The mileage tests on those sales stickers have start stops to show “urban cycles”, so the companies cheat by start-stopping the engines. Then sticking us with the stupidity.
In no engineering world does it make sense to do that to engines, but, the companies simply don’t care.
Then you have the dumbest in humanity adding to engine destruction by blasting the engine at start-up. As a car guy, I cringe when I hear that. One of my in-law does that and I tried to explain the damage he is doing to the engine….he dismisses it, his explanation is the harder you rev it, the faster it warms up, therefore less wear. Vroom-vroom voodoo idiocy.
Engines need oil pressure and volume for the bearing surfaces.

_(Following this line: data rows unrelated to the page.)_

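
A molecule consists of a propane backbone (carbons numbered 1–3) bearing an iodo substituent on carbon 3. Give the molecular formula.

C3H7I

Atom tally by fragment:
  CH3 → C:1 H:3
  CH2 → C:1 H:2
  CH2I → C:1 H:2 I:1
Element totals:
  C: 3
  H: 7
  I: 1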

The problem with cold starts is that the oil is so viscous, that even though the pressure is sky high, it does not flow fast enough through the oil passages, thus starving the bearing surfaces. That is why some have gone to synthetic and 0 weight. The lower the weight, the faster the oil flows in cold weather.
Remember the days of 20w40 summers and 10w30 summer oil? Gone. With synthetics, they resist shearing off far better and they don’t break down as quickly in higher summer temperatures so now we have 0W20 or 0W30 all year round.
How long one warms up the engine depends. In a modern car, in summer, on a flat driveway, through suburban roads, slow acceleration for a few minutes, ten seconds are enough. As long as there is no high rpms needed to overcome some obstacle or merge into speeding traffic. As the temperature drops, the need to warming up increases. If there are obstacles, like going through snow, uphill driveway, need to merge into fast moving traffic, then the time keeps rising and rising.
I can see 5-6 minutes for 0.F merging into moving city traffic. Worse case for the car engine/drivetrain is to jump into highway speeds. Consider an engine block heater and votive candles to the Car Gods. At minus 20 Minnesota winter…a good bon fire. Lol
In my area, at O.F, unless there is snow on the ground, one is idling out and practicaly idling/puttering through multiple blocks of slow suburban stop-go before encountering moderate speed main roads. Ideal, low stress start-up driving. A minute is enough.
How long one takes is a calculated decision that separates a good driver from an appliance jockey.